# Ca18det



## HachiRoku_UK (Dec 5, 2002)

Hi Guys, I am new to the 200SX and I have a question about it. I noticed an odd characteristic in the way the engine revs. The engine revs smoothly up to 4000rpm then suddenly the revs surge quickly to 5000rpm as though the clutch where slipping. The vehicle speed continues to build well and the boost doesn’t fall off. the revs will then settle around 5000rpm briefly before continuing smoothly on. This is not clutch slip as that has been replaced. There are some other points regarding boost pressure too but I can go into more detail if anyone is interested or can help maybe. For info the engine has a bleed valve and BOV.


----------



## Guest (Dec 7, 2002)

Give me all your mods, and go in more depth, then I shouldl be able to help.


----------



## HachiRoku_UK (Dec 5, 2002)

Hi, Thanks for your reply. As I said before I’m quite new to the 200 SX and bought it as a cheap project to experiment in tuning it. The engine is completely standard apart from a Diaphragm type blow off valve, a basic mechanical bleed valve and NGK-R (copper) cold range plugs. It also has a boost gauge. Before the bleed valve was opened the standard boost was measured at just 8psi max, which I thought odd, but accepted as I have seen many cars fall within 2 or 3psi either way of the factory stated boost. I used the bleed valve to raise the max boost to 10psi but I began to really notice the rev surge more. I found that if the boost is increased further, the surge occurs lower in the rev range. Otherwise the car seemed to run well at 10psi, it then blew its head gasket. I repaired this; while in the engine I found it good condition internally. I am sure the gasket failure is not related to the pressure question as the car had been stood for some time before I bought it. The inspection of the failed gasket seemed to indicate corrosion from the coolant water behind the gasket fire ring. The daily use I gave the car after its long vacation would have quickly acted on the corroded area of the gasket. I have seen similar failures in long stood Hachi’s I have worked on.
Additionally I have noticed that the boost gauge needle becomes quite erratic at max boost.

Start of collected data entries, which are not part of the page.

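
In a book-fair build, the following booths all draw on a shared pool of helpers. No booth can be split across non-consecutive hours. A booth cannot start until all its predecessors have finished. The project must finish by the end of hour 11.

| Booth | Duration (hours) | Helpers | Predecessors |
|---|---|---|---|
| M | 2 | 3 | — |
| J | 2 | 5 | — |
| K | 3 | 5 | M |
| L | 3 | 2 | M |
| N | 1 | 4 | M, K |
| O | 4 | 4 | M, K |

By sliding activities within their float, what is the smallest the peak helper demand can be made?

8

Schedule M@1, J@1, K@3, L@3, N@6, O@6: h1:8  h2:8  h3:7  h4:7  h5:7  h6:8  h7:4  h8:4  h9:4  h10:0  h11:0 — peak 8.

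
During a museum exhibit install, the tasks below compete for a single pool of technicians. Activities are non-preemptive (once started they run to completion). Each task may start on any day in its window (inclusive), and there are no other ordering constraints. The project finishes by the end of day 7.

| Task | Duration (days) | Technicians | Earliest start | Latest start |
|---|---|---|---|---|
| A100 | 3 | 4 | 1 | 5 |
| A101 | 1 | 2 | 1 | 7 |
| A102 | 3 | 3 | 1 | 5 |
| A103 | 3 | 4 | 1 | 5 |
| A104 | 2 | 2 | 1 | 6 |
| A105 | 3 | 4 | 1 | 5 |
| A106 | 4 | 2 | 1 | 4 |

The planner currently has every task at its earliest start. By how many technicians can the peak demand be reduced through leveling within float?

Early-start peak: d1:21  d2:19  d3:17  d4:2  d5:0  d6:0  d7:0 ⇒ 21.
Leveled (A100@1, A101@1, A102@1, A103@4, A104@2, A105@4, A106@4): d1:9  d2:9  d3:9  d4:10  d5:10  d6:10  d7:2 ⇒ 10.
Reduction 21 − 10 = 11.

11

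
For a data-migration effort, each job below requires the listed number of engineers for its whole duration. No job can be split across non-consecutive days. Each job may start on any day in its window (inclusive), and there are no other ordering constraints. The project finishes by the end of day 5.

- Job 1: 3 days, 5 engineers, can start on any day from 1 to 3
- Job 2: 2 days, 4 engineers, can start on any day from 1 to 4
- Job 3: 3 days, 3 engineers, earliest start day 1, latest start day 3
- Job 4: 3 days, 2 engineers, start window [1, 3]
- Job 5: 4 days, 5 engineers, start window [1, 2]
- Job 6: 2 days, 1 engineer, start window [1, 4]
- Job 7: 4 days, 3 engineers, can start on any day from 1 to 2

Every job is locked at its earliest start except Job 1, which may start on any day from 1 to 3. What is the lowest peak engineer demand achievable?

Job 1@1: d1:23  d2:23  d3:18  d4:8  d5:0 → peak 23
Job 1@2: d1:18  d2:23  d3:18  d4:13  d5:0 → peak 23
Job 1@3: d1:18  d2:18  d3:18  d4:13  d5:5 → peak 18
Best is Job 1@3, peak 18.

18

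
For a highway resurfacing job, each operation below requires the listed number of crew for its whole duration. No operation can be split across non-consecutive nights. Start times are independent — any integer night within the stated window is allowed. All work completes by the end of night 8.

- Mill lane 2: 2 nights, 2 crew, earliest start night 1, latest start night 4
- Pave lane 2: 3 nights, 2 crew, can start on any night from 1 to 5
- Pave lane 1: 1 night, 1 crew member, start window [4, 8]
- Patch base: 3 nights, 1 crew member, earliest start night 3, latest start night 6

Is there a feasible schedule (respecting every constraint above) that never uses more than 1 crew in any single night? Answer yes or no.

Total crew member-nights = 14; over 8 nights the average is 14/8 > 1, so some night must exceed 1.

no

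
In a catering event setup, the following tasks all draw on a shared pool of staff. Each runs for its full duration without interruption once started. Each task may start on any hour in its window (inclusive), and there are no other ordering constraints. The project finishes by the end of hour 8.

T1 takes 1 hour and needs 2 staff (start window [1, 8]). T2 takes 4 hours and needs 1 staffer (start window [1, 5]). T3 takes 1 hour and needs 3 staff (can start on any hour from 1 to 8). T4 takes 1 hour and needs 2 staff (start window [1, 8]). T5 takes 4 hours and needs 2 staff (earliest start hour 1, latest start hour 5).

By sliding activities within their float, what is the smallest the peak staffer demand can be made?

3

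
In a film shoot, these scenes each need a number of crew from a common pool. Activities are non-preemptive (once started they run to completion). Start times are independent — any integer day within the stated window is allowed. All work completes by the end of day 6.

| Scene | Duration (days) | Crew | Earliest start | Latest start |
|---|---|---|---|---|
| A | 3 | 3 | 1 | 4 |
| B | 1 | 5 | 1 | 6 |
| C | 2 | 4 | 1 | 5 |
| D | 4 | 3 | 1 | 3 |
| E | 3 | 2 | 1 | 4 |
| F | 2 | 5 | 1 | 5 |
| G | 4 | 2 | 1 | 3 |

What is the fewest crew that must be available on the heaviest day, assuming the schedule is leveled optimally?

Early-start (A@1, B@1, C@1, D@1, E@1, F@1, G@1) gives peak 24: d1:24  d2:19  d3:10  d4:5  d5:0  d6:0.
Shift B→4, D→3, F→5, G→3.
Schedule A@1, B@4, C@1, D@3, E@1, F@5, G@3: d1:9  d2:9  d3:10  d4:10  d5:10  d6:10 — peak 10.
Total crew member-days = 58 over 6 days ⇒ peak ≥ ⌈58/6⌉ = 10, so 10 is optimal.

10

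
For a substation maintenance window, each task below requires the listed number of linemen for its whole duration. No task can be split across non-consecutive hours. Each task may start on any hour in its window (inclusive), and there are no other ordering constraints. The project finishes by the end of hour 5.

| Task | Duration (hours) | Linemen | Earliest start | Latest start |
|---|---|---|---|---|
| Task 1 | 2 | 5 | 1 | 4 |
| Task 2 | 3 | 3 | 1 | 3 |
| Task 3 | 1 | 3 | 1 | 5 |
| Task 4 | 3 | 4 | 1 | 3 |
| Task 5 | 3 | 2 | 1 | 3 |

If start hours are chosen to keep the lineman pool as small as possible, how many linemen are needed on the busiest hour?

9

Early-start (Task 1@1, Task 2@1, Task 3@1, Task 4@1, Task 5@1) gives peak 17: h1:17  h2:14  h3:9  h4:0  h5:0.
Shift Task 3→4, Task 4→3, Task 5→3.
Schedule Task 1@1, Task 2@1, Task 3@4, Task 4@3, Task 5@3: h1:8  h2:8  h3:9  h4:9  h5:6 — peak 9.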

I have since had reason to suspect the gauge I am using, which may explain the original 8psi reading too? I have a new gauge in front of me on the desk right now as I write, but a cracked rear disk has changed priority for fitting the new gauge. What this new gauge will tell me I don’t know, Ill wait to see. I suspect the old one was well full of shit.
The surge effect is only noticed in the higher gears (3rd to 5th); in 1st and 2nd I haven’t noticed the effect. However the engine has cut out around 5000rpm in 2nd gear on 2 occasions as if the FCD had cut in, but at only 10psi? I don’t know unless the current gauge turns out to be very wrong when I change it.
I hope you have some ideas for me,
Phil.


----------



## HachiRoku_UK (Dec 5, 2002)

It looks like the new clutch the car had fitted a while back, wasnt actually fitted..... Easy mistake for a guy selling to make I suppose... Anyway looks like it was nothing more than that. Thanks for the offer of help Killersilvia.


----------